Our addition meant the paper included a call for algorithms created to inform medical diagnoses and management to include a representative sample of data from women to ensure the gender inequality gap is not further amplified.

It is an area I, and thousands of our members, are passionate about. Many of us will be familiar with some of the failings when it comes to fair representation in healthcare. For example, when you’re at medical school you often learn about disease symptoms that more predominantly feature among men such as the signs and symptoms of cardiac arrest.

This sort of bias can pervade many areas of our working lives, just as it does in so many walks of life. As artificial intelligence has an increasing relationship with healthcare – and the rest of society – it is vital we ensure these algorithms are programmed with intersectional facts and not based on what my American colleagues aptly called ‘bad science’.

BMA representative body chair Helena McKeown

 

latifa patel PATEL: I wanted to have my say

Helena’s experiences at the World Medical Association highlights the importance of your role, as a member, in creating and influencing BMA policy.
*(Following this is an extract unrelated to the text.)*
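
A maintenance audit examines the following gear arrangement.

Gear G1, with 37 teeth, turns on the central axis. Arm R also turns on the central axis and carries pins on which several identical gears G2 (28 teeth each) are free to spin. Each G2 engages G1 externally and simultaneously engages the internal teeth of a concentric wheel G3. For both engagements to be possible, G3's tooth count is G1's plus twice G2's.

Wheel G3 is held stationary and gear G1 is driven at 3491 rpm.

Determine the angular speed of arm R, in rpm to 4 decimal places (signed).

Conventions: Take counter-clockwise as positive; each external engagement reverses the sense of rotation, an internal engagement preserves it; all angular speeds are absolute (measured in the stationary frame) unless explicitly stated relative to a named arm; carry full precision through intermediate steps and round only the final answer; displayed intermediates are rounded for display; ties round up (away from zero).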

Being heard.

Reflecting on my journey, I started medical school in 2005 and became a BMA member in freshers’ week (because it was free), but until 2010 I was a fairly silent member. I hadn’t been to any conferences, hadn’t engaged with the medical students committee and I didn’t really know much about BMA policies.

That changed when I chose to study an intercalated degree, piquing my interest in academic medicine. I felt my medical school could have equipped me better for this option and that it disadvantaged students who couldn’t fund courses for themselves. I wanted to have my say and call for support for others who may be interested in academic medicine. I took a motion to the medical students conference that year, it went all the way through to the annual representative meeting and was adopted as BMA policy.

Having understood my influence, I continued to submit motions to the medical students conference and then the junior doctors conference following graduation.

It was empowering to see the things I experienced in my daily working life – things that I wanted to change and that I believed could be better – become policy which directed the work of the association.

This process is so important – it’s a powerful opportunity each BMA member has to make a difference to our profession and our NHS. I hadn’t heard of the WMA until I became actively involved in the BMA, perhaps because we are the only UK association with a seat at its table. There are so many things that affect many of us, whether it is the state of your doctors’ mess or global issues such as climate change and the global response to the COVID-19 pandemic.

Motions submitted by you as a member this year could go on to become policy taken on by medical associations across the world united, and your experiences can be heard and understood at a local, regional, national and international level.

If you are reading this, I hope you can see from our experiences that your voice can make a big difference. If there is an issue you are facing or would like to influence, please take it to your local meeting or your BMA conference.